With the Governor of the Bank of England writing groveling letters to the Chancellor about the presence of deflation in the economy how does this effect the property markets?
Actually, more by coincidence than design the market at the higher end is deflating in any event and In the medium range there is zero growth, so the only activity and growth in the property market currently is below £1million. I wonder if this is anything to do with the Stamp Duty ‘give aways’ at the lower end and the draconian increases at the higher end in the recent Autumn Statement of ‘mixed blessings’.
Whilst Deflation shrinks the value of the equity in a property the debt rises commensurately and that is not good for sentiments or the ‘feel good factor’. Consumers don’t rush out to buy retail goods when they don’t feel happy and in a consumer led recovery that’s not good.
In a rising market, that is inflating, debt shrinks in relation to equity and this fuels the ‘feel good factor’.
During deflationary times government devices such as interest rates and taxation to control the money supply becomes technically useless. Base rates are as low as they can probably get and this is certainly good for mortgage interest rates that are now at historic lows.
First time buyers are going to be disappointed here since the market at the lower end is moving away from them as it rises and, despite Help-to-Buy, they will become even further disenfranchised.

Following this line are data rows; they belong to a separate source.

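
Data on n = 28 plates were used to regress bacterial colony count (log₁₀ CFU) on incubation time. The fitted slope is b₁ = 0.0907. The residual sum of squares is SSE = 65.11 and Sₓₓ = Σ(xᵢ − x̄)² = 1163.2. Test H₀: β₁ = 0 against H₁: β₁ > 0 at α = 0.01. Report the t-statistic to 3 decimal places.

MSE = SSE/(n − 2) = 65.11/26 = 2.50423.
SE(b₁) = √(MSE/Sₓₓ) = √(2.50423/1163.2) = 0.0463991.
t = 0.0907 / 0.0463991 = 1.955.
df = n − 2 = 26.
One-sided p ≈ 0.0307, which is ≥ 0.01, so fail to reject H₀.
The data do not give significant evidence that the true slope on incubation time is positive.

t = 1.955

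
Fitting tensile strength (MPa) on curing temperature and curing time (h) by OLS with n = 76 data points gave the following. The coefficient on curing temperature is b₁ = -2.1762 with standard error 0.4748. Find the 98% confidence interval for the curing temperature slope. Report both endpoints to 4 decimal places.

df = n − k − 1 = 76 − 2 − 1 = 73.
t* = t_{0.01, 73} = 2.378522.
Margin = t* × SE = 2.378522 × 0.4748 = 1.129322.
CI: -2.1762 ± 1.129322 → (-3.3055, -1.0469).
With 98% confidence, each one-unit increase in curing temperature is associated with a change of between -3.3055 and -1.0469 MPa in tensile strength, holding the other predictors fixed.

(-3.3055, -1.0469)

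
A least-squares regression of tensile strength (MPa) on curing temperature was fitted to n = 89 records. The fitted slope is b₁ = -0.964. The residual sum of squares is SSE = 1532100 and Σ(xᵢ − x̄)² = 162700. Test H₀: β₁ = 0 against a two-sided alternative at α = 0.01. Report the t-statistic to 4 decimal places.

MSE = SSE/(n − 2) = 1532100/87 = 17610.3.
SE(b₁) = √(MSE/Sₓₓ) = √(17610.3/162700) = 0.328996.
t = -0.964 / 0.328996 = -2.9301.
df = n − 2 = 87.
Two-sided p ≈ 0.0043, which is < 0.01, so reject H₀.
There is evidence that curing temperature is associated with tensile strength.

t = -2.9301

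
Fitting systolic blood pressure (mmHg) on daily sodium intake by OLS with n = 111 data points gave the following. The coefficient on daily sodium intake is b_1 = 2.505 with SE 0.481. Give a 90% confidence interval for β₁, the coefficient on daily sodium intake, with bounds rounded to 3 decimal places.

df = n − 2 = 111 − 2 = 109.
t* = t_{0.05, 109} = 1.658953.
Margin = t* × SE = 1.658953 × 0.481 = 0.79796.
CI: 2.505 ± 0.79796 → (1.707, 3.303).
With 90% confidence, each one-unit increase in daily sodium intake is associated with a change of between 1.707 and 3.303 mmHg in systolic blood pressure.

(1.707, 3.303)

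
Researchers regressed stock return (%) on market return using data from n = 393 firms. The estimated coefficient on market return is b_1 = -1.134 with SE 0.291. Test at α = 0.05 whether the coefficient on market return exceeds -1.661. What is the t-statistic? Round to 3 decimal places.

t = 1.811

H₀: β₁ = -1.661 vs H₁: β₁ > -1.661.
t = (b_1 − β₁⁰)/SE = (-1.134 − (-1.661)) / 0.291 = 1.811.
df = n − 2 = 393 − 2 = 391.
One-sided p ≈ 0.0355, which is < 0.05, so reject H₀.
There is evidence that the true slope on market return exceeds -1.661 % per unit.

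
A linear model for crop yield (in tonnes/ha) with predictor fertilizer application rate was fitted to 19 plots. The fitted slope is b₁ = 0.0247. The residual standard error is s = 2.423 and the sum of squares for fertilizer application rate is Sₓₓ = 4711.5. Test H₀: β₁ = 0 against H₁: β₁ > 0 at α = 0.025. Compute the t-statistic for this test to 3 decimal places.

t = 0.700

SE(b₁) = s/√Sₓₓ = 2.423/√4711.5 = 0.0352999.
t = 0.0247 / 0.0352999 = 0.700.
df = n − 2 = 17.
One-sided p ≈ 0.2468, which is ≥ 0.025, so fail to reject H₀.
The data do not give significant evidence that the true slope on fertilizer application rate is positive.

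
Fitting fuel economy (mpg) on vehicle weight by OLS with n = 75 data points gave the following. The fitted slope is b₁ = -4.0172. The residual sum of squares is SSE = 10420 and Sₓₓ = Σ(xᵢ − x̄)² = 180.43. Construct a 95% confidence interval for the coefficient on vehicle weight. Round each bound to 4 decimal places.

(-5.7899, -2.2445)

MSE = SSE/(n − 2) = 10420/73 = 142.74.
SE(b₁) = √(MSE/Sₓₓ) = √(142.74/180.43) = 0.889443.
df = n − 2 = 73.
t* = t_{0.025, 73} = 1.992997.
Margin = t* × SE = 1.992997 × 0.889443 = 1.772657.
CI: -4.0172 ± 1.772657 → (-5.7899, -2.2445).
With 95% confidence, each one-unit increase in vehicle weight is associated with a change of between -5.7899 and -2.2445 mpg in fuel economy.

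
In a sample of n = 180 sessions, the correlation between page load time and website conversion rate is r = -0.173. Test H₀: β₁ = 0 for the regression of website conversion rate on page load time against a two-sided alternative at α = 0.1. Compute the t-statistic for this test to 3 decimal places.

t = r·√(n − 2)/√(1 − r²) = -0.173·√178/√0.970071 = -2.343.
df = n − 2 = 178.
Two-sided p ≈ 0.0202, which is < 0.1, so reject H₀.
There is evidence of a linear association between page load time and website conversion rate.

t = -2.343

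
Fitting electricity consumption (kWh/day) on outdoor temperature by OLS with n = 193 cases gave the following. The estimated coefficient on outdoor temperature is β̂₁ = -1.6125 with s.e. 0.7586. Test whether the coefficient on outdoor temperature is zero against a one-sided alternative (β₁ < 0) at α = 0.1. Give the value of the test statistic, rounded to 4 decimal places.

H₀: β₁ = 0 vs H₁: β₁ < 0.
t = (β̂₁ − β₁⁰)/SE = -1.6125 / 0.7586 = -2.1256.
df = n − 2 = 193 − 2 = 191.
One-sided p ≈ 0.0174, which is < 0.1, so reject H₀.
There is evidence that the true slope on outdoor temperature is negative.

t = -2.1256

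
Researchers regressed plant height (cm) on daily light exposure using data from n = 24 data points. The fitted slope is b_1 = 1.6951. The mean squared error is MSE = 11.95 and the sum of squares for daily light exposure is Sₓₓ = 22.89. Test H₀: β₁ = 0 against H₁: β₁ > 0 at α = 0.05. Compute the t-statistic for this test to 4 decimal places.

t = 2.3460

SE(b_1) = √(MSE/Sₓₓ) = √(11.95/22.89) = 0.722539.
t = 1.6951 / 0.722539 = 2.3460.
df = n − 2 = 22.
One-sided p ≈ 0.0142, which is < 0.05, so reject H₀.
There is evidence that the true slope on daily light exposure is positive.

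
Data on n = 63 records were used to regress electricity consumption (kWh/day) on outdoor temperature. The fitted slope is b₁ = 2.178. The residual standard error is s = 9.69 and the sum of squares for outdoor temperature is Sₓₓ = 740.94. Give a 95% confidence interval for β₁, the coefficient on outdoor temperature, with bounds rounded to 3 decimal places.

SE(b₁) = s/√Sₓₓ = 9.69/√740.94 = 0.355985.
df = n − 2 = 61.
t* = t_{0.025, 61} = 1.999624.
Margin = t* × SE = 1.999624 × 0.355985 = 0.71184.
CI: 2.178 ± 0.71184 → (1.466, 2.890).
With 95% confidence, each one-unit increase in outdoor temperature is associated with a change of between 1.466 and 2.890 kWh/day in electricity consumption.

(1.466, 2.890)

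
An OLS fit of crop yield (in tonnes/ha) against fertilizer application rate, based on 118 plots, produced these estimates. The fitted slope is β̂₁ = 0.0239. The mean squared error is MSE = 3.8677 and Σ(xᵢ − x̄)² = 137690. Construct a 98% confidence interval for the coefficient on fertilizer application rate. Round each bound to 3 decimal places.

SE(β̂₁) = √(MSE/Sₓₓ) = √(3.8677/137690) = 0.00529999.
df = n − 2 = 116.
t* = t_{0.01, 116} = 2.358924.
Margin = t* × SE = 2.358924 × 0.00529999 = 0.01250.
CI: 0.0239 ± 0.01250 → (0.011, 0.036).
With 98% confidence, each one-unit increase in fertilizer application rate is associated with a change of between 0.011 and 0.036 tonnes/ha in crop yield.

(0.011, 0.036)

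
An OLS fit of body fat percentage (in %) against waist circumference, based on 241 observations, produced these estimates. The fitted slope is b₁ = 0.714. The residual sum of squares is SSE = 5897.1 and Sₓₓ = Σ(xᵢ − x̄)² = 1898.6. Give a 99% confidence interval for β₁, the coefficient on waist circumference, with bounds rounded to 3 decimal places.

MSE = SSE/(n − 2) = 5897.1/239 = 24.6741.
SE(b₁) = √(MSE/Sₓₓ) = √(24.6741/1898.6) = 0.114.
df = n − 2 = 239.
t* = t_{0.005, 239} = 2.596556.
Margin = t* × SE = 2.596556 × 0.114 = 0.29601.
CI: 0.714 ± 0.29601 → (0.418, 1.010).
With 99% confidence, each one-unit increase in waist circumference is associated with a change of between 0.418 and 1.010 % in body fat percentage.

(0.418, 1.010)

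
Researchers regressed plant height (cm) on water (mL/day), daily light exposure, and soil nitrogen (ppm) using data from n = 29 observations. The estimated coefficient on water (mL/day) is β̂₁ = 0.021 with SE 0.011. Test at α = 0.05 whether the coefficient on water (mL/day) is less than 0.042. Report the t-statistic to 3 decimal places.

H₀: β₁ = 0.042 vs H₁: β₁ < 0.042.
t = (β̂₁ − β₁⁰)/SE = (0.021 − 0.042) / 0.011 = -1.909.
df = n − k − 1 = 29 − 3 − 1 = 25.
One-sided p ≈ 0.0339, which is < 0.05, so reject H₀.
There is evidence that the true slope on water (mL/day) is below 0.042 cm per unit, holding the other predictors fixed.

t = -1.909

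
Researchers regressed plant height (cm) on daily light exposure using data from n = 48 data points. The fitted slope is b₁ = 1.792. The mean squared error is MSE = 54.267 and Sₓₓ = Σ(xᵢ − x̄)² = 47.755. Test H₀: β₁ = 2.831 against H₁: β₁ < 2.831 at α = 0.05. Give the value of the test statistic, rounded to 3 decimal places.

SE(b₁) = √(MSE/Sₓₓ) = √(54.267/47.755) = 1.066.
t = (1.792 − 2.831) / 1.066 = -0.975.
df = n − 2 = 46.
One-sided p ≈ 0.1674, which is ≥ 0.05, so fail to reject H₀.
The data do not give significant evidence that the true slope on daily light exposure is below 2.831 cm per unit.

t = -0.975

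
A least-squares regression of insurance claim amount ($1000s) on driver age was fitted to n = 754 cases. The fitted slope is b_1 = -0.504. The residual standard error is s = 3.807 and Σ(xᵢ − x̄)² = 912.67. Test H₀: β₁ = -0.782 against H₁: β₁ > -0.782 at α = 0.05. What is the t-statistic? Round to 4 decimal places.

t = 2.2061

SE(b_1) = s/√Sₓₓ = 3.807/√912.67 = 0.126016.
t = (-0.504 − (-0.782)) / 0.126016 = 2.2061.
df = n − 2 = 752.
One-sided p ≈ 0.0138, which is < 0.05, so reject H₀.
There is evidence that the true slope on driver age exceeds -0.782 $1000s per unit.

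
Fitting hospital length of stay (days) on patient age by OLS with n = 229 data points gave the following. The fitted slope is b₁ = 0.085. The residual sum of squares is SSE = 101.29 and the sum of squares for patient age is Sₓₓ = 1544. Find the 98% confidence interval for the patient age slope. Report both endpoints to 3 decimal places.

MSE = SSE/(n − 2) = 101.29/227 = 0.446211.
SE(b₁) = √(MSE/Sₓₓ) = √(0.446211/1544) = 0.0169999.
df = n − 2 = 227.
t* = t_{0.01, 227} = 2.342887.
Margin = t* × SE = 2.342887 × 0.0169999 = 0.03983.
CI: 0.085 ± 0.03983 → (0.045, 0.125).
With 98% confidence, each one-unit increase in patient age is associated with a change of between 0.045 and 0.125 days in hospital length of stay.

(0.045, 0.125)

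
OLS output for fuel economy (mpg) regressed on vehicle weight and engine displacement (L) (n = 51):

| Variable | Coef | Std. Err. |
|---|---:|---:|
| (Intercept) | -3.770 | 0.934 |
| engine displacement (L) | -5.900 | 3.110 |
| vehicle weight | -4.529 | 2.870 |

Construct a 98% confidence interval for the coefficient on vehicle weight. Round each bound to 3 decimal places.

(-11.436, 2.378)

Read off: b = -4.529, SE = 2.870 for vehicle weight.
df = n − k − 1 = 51 − 2 − 1 = 48.
t* = t_{0.01, 48} = 2.406581.
Margin = t* × SE = 2.406581 × 2.870 = 6.90689.
CI: -4.529 ± 6.90689 → (-11.436, 2.378).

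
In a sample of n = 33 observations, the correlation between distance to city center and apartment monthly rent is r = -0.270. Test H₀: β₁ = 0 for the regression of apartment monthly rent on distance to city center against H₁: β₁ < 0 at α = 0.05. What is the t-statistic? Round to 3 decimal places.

t = -1.561

t = r·√(n − 2)/√(1 − r²) = -0.270·√31/√0.9271 = -1.561.
df = n − 2 = 31.
One-sided p ≈ 0.0643, which is ≥ 0.05, so fail to reject H₀.
The data do not give significant evidence of a linear association between distance to city center and apartment monthly rent.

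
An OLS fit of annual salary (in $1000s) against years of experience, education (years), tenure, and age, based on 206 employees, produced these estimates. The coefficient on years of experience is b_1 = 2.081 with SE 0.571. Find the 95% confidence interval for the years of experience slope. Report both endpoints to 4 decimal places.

df = n − k − 1 = 206 − 4 − 1 = 201.
t* = t_{0.025, 201} = 1.971837.
Margin = t* × SE = 1.971837 × 0.571 = 1.125919.
CI: 2.081 ± 1.125919 → (0.9551, 3.2069).
With 95% confidence, each one-unit increase in years of experience is associated with a change of between 0.9551 and 3.2069 $1000s in annual salary, holding the other predictors fixed.

(0.9551, 3.2069)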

I conclude that modest inflation is good for aspiration. It shrinks debt and has been a factor in the UK economy for the last forty years. Unless inflation can be kept under control by interest rates/taxation controlling the money supply rampant inflation will result and that is bad for the economy (as in the 80’s). It erodes living standards but by all accounts there is no risk of this happening despite a truck load of quantitive easing which has been has been done already.